Id., pp. 3-5, 901 So.2d at 1125 [footnotes omitted].
Although the appellees assert that Eagle was a sophisticated purchaser, what Eagle knew and when it knew about the existence of NORM is a question of fact not addressed on an exception of no right on action.1 If Eagle knew of the potential problems associated with NORM on 22 April 1988, the date it purchased the property, it could have obtained a subrogation of rights from its vendors against |4any person who contaminated the property. In such an instance, I would agree with the dissent that the exception of no “right” of action should be maintained, although I would allow Eagle to amend its petition to state a “right”2 of action. See Prados v. So. Cen. Bell Tel. Co., 329 So.2d 744 (La.1975) and Hopewell v. Mobil Oil Co., 33,-*446774 (La.App. 2 Cir. 11/1/00), 770 So.2d 874, reversed 00-3280 (La.2/9/01), 784 So.2d 653; Babineaux, supra.
Because of the EPA’s right to seek remediation of the NORM from the former property owners and those who contaminated the immovable property, Eagle should likewise have that right and also a right to claim damages, thereby creating an exception to the general rule of Prado and Hopewell.

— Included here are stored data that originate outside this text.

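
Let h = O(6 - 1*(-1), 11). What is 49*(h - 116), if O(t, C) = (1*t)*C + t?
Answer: -1568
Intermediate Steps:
O(t, C) = t + C*t (O(t, C) = t*C + t = C*t + t = t + C*t)
h = 84 (h = (6 - 1*(-1))*(1 + 11) = (6 + 1)*12 = 7*12 = 84)
49*(h - 116) = 49*(84 - 116) = 49*(-32) = -1568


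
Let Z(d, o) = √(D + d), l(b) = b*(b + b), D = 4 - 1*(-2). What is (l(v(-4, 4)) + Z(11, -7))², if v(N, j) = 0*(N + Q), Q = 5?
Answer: 17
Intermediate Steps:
D = 6 (D = 4 + 2 = 6)
v(N, j) = 0 (v(N, j) = 0*(N + 5) = 0*(5 + N) = 0)
l(b) = 2*b² (l(b) = b*(2*b) = 2*b²)
Z(d, o) = √(6 + d)
(l(v(-4, 4)) + Z(11, -7))² = (2*0² + √(6 + 11))² = (2*0 + √17)² = (0 + √17)² = (√17)² = 17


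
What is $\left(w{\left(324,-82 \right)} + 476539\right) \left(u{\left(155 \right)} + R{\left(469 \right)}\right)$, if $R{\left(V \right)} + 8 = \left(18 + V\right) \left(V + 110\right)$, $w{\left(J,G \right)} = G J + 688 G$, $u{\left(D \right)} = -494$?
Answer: $110774319405$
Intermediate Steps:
$w{\left(J,G \right)} = 688 G + G J$
$R{\left(V \right)} = -8 + \left(18 + V\right) \left(110 + V\right)$ ($R{\left(V \right)} = -8 + \left(18 + V\right) \left(V + 110\right) = -8 + \left(18 + V\right) \left(110 + V\right)$)
$\left(w{\left(324,-82 \right)} + 476539\right) \left(u{\left(155 \right)} + R{\left(469 \right)}\right) = \left(- 82 \left(688 + 324\right) + 476539\right) \left(-494 + \left(1972 + 469^{2} + 128 \cdot 469\right)\right) = \left(\left(-82\right) 1012 + 476539\right) \left(-494 + \left(1972 + 219961 + 60032\right)\right) = \left(-82984 + 476539\right) \left(-494 + 281965\right) = 393555 \cdot 281471 = 110774319405$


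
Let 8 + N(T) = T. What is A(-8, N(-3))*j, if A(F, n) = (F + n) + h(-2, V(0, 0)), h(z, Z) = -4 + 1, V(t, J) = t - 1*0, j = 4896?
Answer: -107712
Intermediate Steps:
V(t, J) = t (V(t, J) = t + 0 = t)
N(T) = -8 + T
h(z, Z) = -3
A(F, n) = -3 + F + n (A(F, n) = (F + n) - 3 = -3 + F + n)
A(-8, N(-3))*j = (-3 - 8 + (-8 - 3))*4896 = (-3 - 8 - 11)*4896 = -22*4896 = -107712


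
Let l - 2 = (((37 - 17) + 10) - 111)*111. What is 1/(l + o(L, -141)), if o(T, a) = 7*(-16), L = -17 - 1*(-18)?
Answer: -1/9101 ≈ -0.00010988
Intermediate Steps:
L = 1 (L = -17 + 18 = 1)
o(T, a) = -112
l = -8989 (l = 2 + (((37 - 17) + 10) - 111)*111 = 2 + ((20 + 10) - 111)*111 = 2 + (30 - 111)*111 = 2 - 81*111 = 2 - 8991 = -8989)
1/(l + o(L, -141)) = 1/(-8989 - 112) = 1/(-9101) = -1/9101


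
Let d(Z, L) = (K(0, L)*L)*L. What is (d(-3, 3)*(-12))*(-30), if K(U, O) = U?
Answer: 0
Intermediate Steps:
d(Z, L) = 0 (d(Z, L) = (0*L)*L = 0*L = 0)
(d(-3, 3)*(-12))*(-30) = (0*(-12))*(-30) = 0*(-30) = 0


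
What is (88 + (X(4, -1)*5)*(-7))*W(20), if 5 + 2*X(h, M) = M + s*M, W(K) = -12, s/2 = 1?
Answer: -2736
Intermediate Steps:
s = 2 (s = 2*1 = 2)
X(h, M) = -5/2 + 3*M/2 (X(h, M) = -5/2 + (M + 2*M)/2 = -5/2 + (3*M)/2 = -5/2 + 3*M/2)
(88 + (X(4, -1)*5)*(-7))*W(20) = (88 + ((-5/2 + (3/2)*(-1))*5)*(-7))*(-12) = (88 + ((-5/2 - 3/2)*5)*(-7))*(-12) = (88 - 4*5*(-7))*(-12) = (88 - 20*(-7))*(-12) = (88 + 140)*(-12) = 228*(-12) = -2736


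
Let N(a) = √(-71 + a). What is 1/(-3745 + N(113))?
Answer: -535/2003569 - √42/14024983 ≈ -0.00026749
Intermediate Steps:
1/(-3745 + N(113)) = 1/(-3745 + √(-71 + 113)) = 1/(-3745 + √42)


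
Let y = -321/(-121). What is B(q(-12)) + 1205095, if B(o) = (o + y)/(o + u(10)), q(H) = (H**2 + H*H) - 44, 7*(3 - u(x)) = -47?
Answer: 258970304035/214896 ≈ 1.2051e+6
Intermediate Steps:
u(x) = 68/7 (u(x) = 3 - 1/7*(-47) = 3 + 47/7 = 68/7)
y = 321/121 (y = -321*(-1/121) = 321/121 ≈ 2.6529)
q(H) = -44 + 2*H**2 (q(H) = (H**2 + H**2) - 44 = 2*H**2 - 44 = -44 + 2*H**2)
B(o) = (321/121 + o)/(68/7 + o) (B(o) = (o + 321/121)/(o + 68/7) = (321/121 + o)/(68/7 + o))
B(q(-12)) + 1205095 = 7*(321 + 121*(-44 + 2*(-12)**2))/(121*(68 + 7*(-44 + 2*(-12)**2))) + 1205095 = 7*(321 + 121*(-44 + 2*144))/(121*(68 + 7*(-44 + 2*144))) + 1205095 = 7*(321 + 121*(-44 + 288))/(121*(68 + 7*(-44 + 288))) + 1205095 = 7*(321 + 121*244)/(121*(68 + 7*244)) + 1205095 = 7*(321 + 29524)/(121*(68 + 1708)) + 1205095 = (7/121)*29845/1776 + 1205095 = (7/121)*(1/1776)*29845 + 1205095 = 208915/214896 + 1205095 = 258970304035/214896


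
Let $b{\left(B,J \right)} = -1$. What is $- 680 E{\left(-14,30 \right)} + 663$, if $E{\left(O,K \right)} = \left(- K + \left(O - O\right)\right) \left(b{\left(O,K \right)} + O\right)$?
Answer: $-305337$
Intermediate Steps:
$E{\left(O,K \right)} = - K \left(-1 + O\right)$ ($E{\left(O,K \right)} = \left(- K + \left(O - O\right)\right) \left(-1 + O\right) = \left(- K + 0\right) \left(-1 + O\right) = - K \left(-1 + O\right)$)
$- 680 E{\left(-14,30 \right)} + 663 = - 680 \cdot 30 \left(1 - -14\right) + 663 = - 680 \cdot 30 \left(1 + 14\right) + 663 = - 680 \cdot 30 \cdot 15 + 663 = \left(-680\right) 450 + 663 = -306000 + 663 = -305337$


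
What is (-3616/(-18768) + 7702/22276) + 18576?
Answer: 242700133835/13064874 ≈ 18577.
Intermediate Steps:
(-3616/(-18768) + 7702/22276) + 18576 = (-3616*(-1/18768) + 7702*(1/22276)) + 18576 = (226/1173 + 3851/11138) + 18576 = 7034411/13064874 + 18576 = 242700133835/13064874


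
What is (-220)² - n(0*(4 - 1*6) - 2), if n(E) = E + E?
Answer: 48404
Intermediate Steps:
n(E) = 2*E
(-220)² - n(0*(4 - 1*6) - 2) = (-220)² - 2*(0*(4 - 1*6) - 2) = 48400 - 2*(0*(4 - 6) - 2) = 48400 - 2*(0*(-2) - 2) = 48400 - 2*(0 - 2) = 48400 - 2*(-2) = 48400 - 1*(-4) = 48400 + 4 = 48404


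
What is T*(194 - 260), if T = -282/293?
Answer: 18612/293 ≈ 63.522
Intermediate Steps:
T = -282/293 (T = -282*1/293 = -282/293 ≈ -0.96246)
T*(194 - 260) = -282*(194 - 260)/293 = -282/293*(-66) = 18612/293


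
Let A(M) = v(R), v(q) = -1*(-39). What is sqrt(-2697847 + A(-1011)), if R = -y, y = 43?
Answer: 4*I*sqrt(168613) ≈ 1642.5*I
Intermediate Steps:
R = -43 (R = -1*43 = -43)
v(q) = 39
A(M) = 39
sqrt(-2697847 + A(-1011)) = sqrt(-2697847 + 39) = sqrt(-2697808) = 4*I*sqrt(168613)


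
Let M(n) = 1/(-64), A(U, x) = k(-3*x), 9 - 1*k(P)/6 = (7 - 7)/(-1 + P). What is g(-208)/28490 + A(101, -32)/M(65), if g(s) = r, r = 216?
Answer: -49230612/14245 ≈ -3456.0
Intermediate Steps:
k(P) = 54 (k(P) = 54 - 6*(7 - 7)/(-1 + P) = 54 - 0/(-1 + P) = 54 - 6*0 = 54 + 0 = 54)
A(U, x) = 54
M(n) = -1/64
g(s) = 216
g(-208)/28490 + A(101, -32)/M(65) = 216/28490 + 54/(-1/64) = 216*(1/28490) + 54*(-64) = 108/14245 - 3456 = -49230612/14245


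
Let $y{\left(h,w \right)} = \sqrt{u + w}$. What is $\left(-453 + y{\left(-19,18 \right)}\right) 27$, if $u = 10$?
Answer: $-12231 + 54 \sqrt{7} \approx -12088.0$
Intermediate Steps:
$y{\left(h,w \right)} = \sqrt{10 + w}$
$\left(-453 + y{\left(-19,18 \right)}\right) 27 = \left(-453 + \sqrt{10 + 18}\right) 27 = \left(-453 + \sqrt{28}\right) 27 = \left(-453 + 2 \sqrt{7}\right) 27 = -12231 + 54 \sqrt{7}$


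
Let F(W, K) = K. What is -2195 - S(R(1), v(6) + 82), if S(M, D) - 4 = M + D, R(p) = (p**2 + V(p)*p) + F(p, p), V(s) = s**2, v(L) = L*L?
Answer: -2320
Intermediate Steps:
v(L) = L**2
R(p) = p + p**2 + p**3 (R(p) = (p**2 + p**2*p) + p = (p**2 + p**3) + p = p + p**2 + p**3)
S(M, D) = 4 + D + M (S(M, D) = 4 + (M + D) = 4 + (D + M) = 4 + D + M)
-2195 - S(R(1), v(6) + 82) = -2195 - (4 + (6**2 + 82) + 1*(1 + 1 + 1**2)) = -2195 - (4 + (36 + 82) + 1*(1 + 1 + 1)) = -2195 - (4 + 118 + 1*3) = -2195 - (4 + 118 + 3) = -2195 - 1*125 = -2195 - 125 = -2320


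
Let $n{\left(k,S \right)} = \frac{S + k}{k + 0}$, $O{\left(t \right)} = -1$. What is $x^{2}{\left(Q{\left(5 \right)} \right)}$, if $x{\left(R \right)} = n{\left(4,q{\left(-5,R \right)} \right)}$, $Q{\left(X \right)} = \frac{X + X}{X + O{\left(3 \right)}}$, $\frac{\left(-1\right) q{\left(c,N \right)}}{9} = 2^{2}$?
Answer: $64$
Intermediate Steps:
$q{\left(c,N \right)} = -36$ ($q{\left(c,N \right)} = - 9 \cdot 2^{2} = \left(-9\right) 4 = -36$)
$n{\left(k,S \right)} = \frac{S + k}{k}$
$Q{\left(X \right)} = \frac{2 X}{-1 + X}$ ($Q{\left(X \right)} = \frac{X + X}{X - 1} = \frac{2 X}{-1 + X}$)
$x{\left(R \right)} = -8$ ($x{\left(R \right)} = \frac{-36 + 4}{4} = \frac{1}{4} \left(-32\right) = -8$)
$x^{2}{\left(Q{\left(5 \right)} \right)} = \left(-8\right)^{2} = 64$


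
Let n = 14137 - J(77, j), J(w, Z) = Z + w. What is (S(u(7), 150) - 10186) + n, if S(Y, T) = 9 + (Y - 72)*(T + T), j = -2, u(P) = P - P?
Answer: -17715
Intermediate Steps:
u(P) = 0
S(Y, T) = 9 + 2*T*(-72 + Y) (S(Y, T) = 9 + (-72 + Y)*(2*T) = 9 + 2*T*(-72 + Y))
n = 14062 (n = 14137 - (-2 + 77) = 14137 - 1*75 = 14137 - 75 = 14062)
(S(u(7), 150) - 10186) + n = ((9 - 144*150 + 2*150*0) - 10186) + 14062 = ((9 - 21600 + 0) - 10186) + 14062 = (-21591 - 10186) + 14062 = -31777 + 14062 = -17715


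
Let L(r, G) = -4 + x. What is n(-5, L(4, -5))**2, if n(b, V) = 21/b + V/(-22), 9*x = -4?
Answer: 3916441/245025 ≈ 15.984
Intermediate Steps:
x = -4/9 (x = (1/9)*(-4) = -4/9 ≈ -0.44444)
L(r, G) = -40/9 (L(r, G) = -4 - 4/9 = -40/9)
n(b, V) = 21/b - V/22 (n(b, V) = 21/b + V*(-1/22) = 21/b - V/22)
n(-5, L(4, -5))**2 = (21/(-5) - 1/22*(-40/9))**2 = (21*(-1/5) + 20/99)**2 = (-21/5 + 20/99)**2 = (-1979/495)**2 = 3916441/245025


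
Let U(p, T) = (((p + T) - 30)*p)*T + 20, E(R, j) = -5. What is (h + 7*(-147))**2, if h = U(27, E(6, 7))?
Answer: 5041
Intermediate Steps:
U(p, T) = 20 + T*p*(-30 + T + p) (U(p, T) = (((T + p) - 30)*p)*T + 20 = ((-30 + T + p)*p)*T + 20 = (p*(-30 + T + p))*T + 20 = T*p*(-30 + T + p) + 20 = 20 + T*p*(-30 + T + p))
h = 1100 (h = 20 - 5*27**2 + 27*(-5)**2 - 30*(-5)*27 = 20 - 5*729 + 27*25 + 4050 = 20 - 3645 + 675 + 4050 = 1100)
(h + 7*(-147))**2 = (1100 + 7*(-147))**2 = (1100 - 1029)**2 = 71**2 = 5041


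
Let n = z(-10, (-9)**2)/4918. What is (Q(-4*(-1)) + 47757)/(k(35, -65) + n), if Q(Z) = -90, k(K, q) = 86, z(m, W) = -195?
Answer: 234426306/422753 ≈ 554.52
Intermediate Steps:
n = -195/4918 ≈ -0.039650
(Q(-4*(-1)) + 47757)/(k(35, -65) + n) = (-90 + 47757)/(86 - 195/4918) = 47667/(422753/4918) = 47667*(4918/422753) = 234426306/422753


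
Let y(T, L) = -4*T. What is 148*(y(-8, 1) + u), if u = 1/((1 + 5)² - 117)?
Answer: 383468/81 ≈ 4734.2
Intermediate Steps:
u = -1/81 (u = 1/(6² - 117) = 1/(36 - 117) = 1/(-81) = -1/81 ≈ -0.012346)
148*(y(-8, 1) + u) = 148*(-4*(-8) - 1/81) = 148*(32 - 1/81) = 148*(2591/81) = 383468/81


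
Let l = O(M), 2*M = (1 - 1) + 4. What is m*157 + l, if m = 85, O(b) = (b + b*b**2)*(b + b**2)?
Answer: 13405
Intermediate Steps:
M = 2 (M = ((1 - 1) + 4)/2 = (0 + 4)/2 = (1/2)*4 = 2)
O(b) = (b + b**2)*(b + b**3) (O(b) = (b + b**3)*(b + b**2) = (b + b**2)*(b + b**3))
l = 60 (l = 2**2*(1 + 2 + 2**2 + 2**3) = 4*(1 + 2 + 4 + 8) = 4*15 = 60)
m*157 + l = 85*157 + 60 = 13345 + 60 = 13405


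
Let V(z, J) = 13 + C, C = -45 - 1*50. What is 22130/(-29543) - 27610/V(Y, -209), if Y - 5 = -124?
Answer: 406933785/1211263 ≈ 335.96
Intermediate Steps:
C = -95 (C = -45 - 50 = -95)
Y = -119 (Y = 5 - 124 = -119)
V(z, J) = -82 (V(z, J) = 13 - 95 = -82)
22130/(-29543) - 27610/V(Y, -209) = 22130/(-29543) - 27610/(-82) = 22130*(-1/29543) - 27610*(-1/82) = -22130/29543 + 13805/41 = 406933785/1211263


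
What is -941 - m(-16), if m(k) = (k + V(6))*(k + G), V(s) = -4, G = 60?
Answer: -61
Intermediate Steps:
m(k) = (-4 + k)*(60 + k) (m(k) = (k - 4)*(k + 60) = (-4 + k)*(60 + k))
-941 - m(-16) = -941 - (-240 + (-16)**2 + 56*(-16)) = -941 - (-240 + 256 - 896) = -941 - 1*(-880) = -941 + 880 = -61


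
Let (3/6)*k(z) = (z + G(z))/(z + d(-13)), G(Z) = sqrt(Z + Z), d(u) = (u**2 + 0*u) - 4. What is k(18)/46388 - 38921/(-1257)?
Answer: 27533382085/889223169 ≈ 30.963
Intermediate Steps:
d(u) = -4 + u**2 (d(u) = (u**2 + 0) - 4 = u**2 - 4 = -4 + u**2)
G(Z) = sqrt(2)*sqrt(Z) (G(Z) = sqrt(2*Z) = sqrt(2)*sqrt(Z))
k(z) = 2*(z + sqrt(2)*sqrt(z))/(165 + z) (k(z) = 2*((z + sqrt(2)*sqrt(z))/(z + (-4 + (-13)**2))) = 2*((z + sqrt(2)*sqrt(z))/(z + (-4 + 169))) = 2*((z + sqrt(2)*sqrt(z))/(z + 165)) = 2*((z + sqrt(2)*sqrt(z))/(165 + z)) = 2*(z + sqrt(2)*sqrt(z))/(165 + z))
k(18)/46388 - 38921/(-1257) = (2*(18 + sqrt(2)*sqrt(18))/(165 + 18))/46388 - 38921/(-1257) = (2*(18 + sqrt(2)*(3*sqrt(2)))/183)*(1/46388) - 38921*(-1/1257) = (2*(1/183)*(18 + 6))*(1/46388) + 38921/1257 = (2*(1/183)*24)*(1/46388) + 38921/1257 = (16/61)*(1/46388) + 38921/1257 = 4/707417 + 38921/1257 = 27533382085/889223169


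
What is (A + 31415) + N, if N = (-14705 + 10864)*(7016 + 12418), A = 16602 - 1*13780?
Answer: -74611757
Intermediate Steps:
A = 2822 (A = 16602 - 13780 = 2822)
N = -74645994 (N = -3841*19434 = -74645994)
(A + 31415) + N = (2822 + 31415) - 74645994 = 34237 - 74645994 = -74611757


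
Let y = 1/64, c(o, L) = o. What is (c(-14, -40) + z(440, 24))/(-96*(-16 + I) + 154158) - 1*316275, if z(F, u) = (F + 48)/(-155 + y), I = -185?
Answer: -272074023199124/860245113 ≈ -3.1628e+5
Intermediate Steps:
y = 1/64 ≈ 0.015625
z(F, u) = -3072/9919 - 64*F/9919 (z(F, u) = (F + 48)/(-155 + 1/64) = (48 + F)/(-9919/64) = (48 + F)*(-64/9919) = -3072/9919 - 64*F/9919)
(c(-14, -40) + z(440, 24))/(-96*(-16 + I) + 154158) - 1*316275 = (-14 + (-3072/9919 - 64/9919*440))/(-96*(-16 - 185) + 154158) - 1*316275 = (-14 + (-3072/9919 - 28160/9919))/(-96*(-201) + 154158) - 316275 = (-14 - 31232/9919)/(19296 + 154158) - 316275 = -170098/9919/173454 - 316275 = -170098/9919*1/173454 - 316275 = -85049/860245113 - 316275 = -272074023199124/860245113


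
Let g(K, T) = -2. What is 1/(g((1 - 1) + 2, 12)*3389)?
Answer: -1/6778 ≈ -0.00014754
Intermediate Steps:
1/(g((1 - 1) + 2, 12)*3389) = 1/(-2*3389) = 1/(-6778) = -1/6778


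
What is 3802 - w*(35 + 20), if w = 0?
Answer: 3802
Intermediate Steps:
3802 - w*(35 + 20) = 3802 - 0*(35 + 20) = 3802 - 0*55 = 3802 - 1*0 = 3802 + 0 = 3802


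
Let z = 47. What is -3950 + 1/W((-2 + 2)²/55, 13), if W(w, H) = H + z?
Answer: -236999/60 ≈ -3950.0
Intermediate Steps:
W(w, H) = 47 + H (W(w, H) = H + 47 = 47 + H)
-3950 + 1/W((-2 + 2)²/55, 13) = -3950 + 1/(47 + 13) = -3950 + 1/60 = -236999/60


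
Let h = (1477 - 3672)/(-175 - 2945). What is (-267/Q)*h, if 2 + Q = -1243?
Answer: 39071/258960 ≈ 0.15088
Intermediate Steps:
Q = -1245 (Q = -2 - 1243 = -1245)
h = 439/624 (h = -2195/(-3120) = -2195*(-1/3120) = 439/624 ≈ 0.70353)
(-267/Q)*h = -267/(-1245)*(439/624) = -267*(-1/1245)*(439/624) = (89/415)*(439/624) = 39071/258960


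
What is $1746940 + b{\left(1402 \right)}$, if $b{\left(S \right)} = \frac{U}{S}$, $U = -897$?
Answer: $\frac{2449208983}{1402} \approx 1.7469 \cdot 10^{6}$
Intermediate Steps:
$b{\left(S \right)} = - \frac{897}{S}$
$1746940 + b{\left(1402 \right)} = 1746940 - \frac{897}{1402} = \frac{2449208983}{1402}$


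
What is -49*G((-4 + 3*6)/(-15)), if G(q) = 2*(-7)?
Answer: 686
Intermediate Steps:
G(q) = -14
-49*G((-4 + 3*6)/(-15)) = -49*(-14) = 686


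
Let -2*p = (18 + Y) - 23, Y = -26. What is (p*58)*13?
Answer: 11687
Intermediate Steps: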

. It is quite likely that Eagle’s predecessors in title and vendors, defendants (Robert Bridges, Patsy Trimble Bridges, and Edmund J. Bau-doin, Jr.) did not know of the potential for NORM to be present on their property when they sold it to Eagle.

. I place the word "right" in quotation marks because in my view, the exception of no right of action and no cause of action merge into one in the case at bar. In my view, the issue is best decided on an exception of no cause of action or motion for summary judgment rather that on an exception of no right of action because the exception of no right of action primarily addresses whether the person asserting a claim has an interest in the outcome of the litigation. Certainly Eagle has an interest in asserting the claim.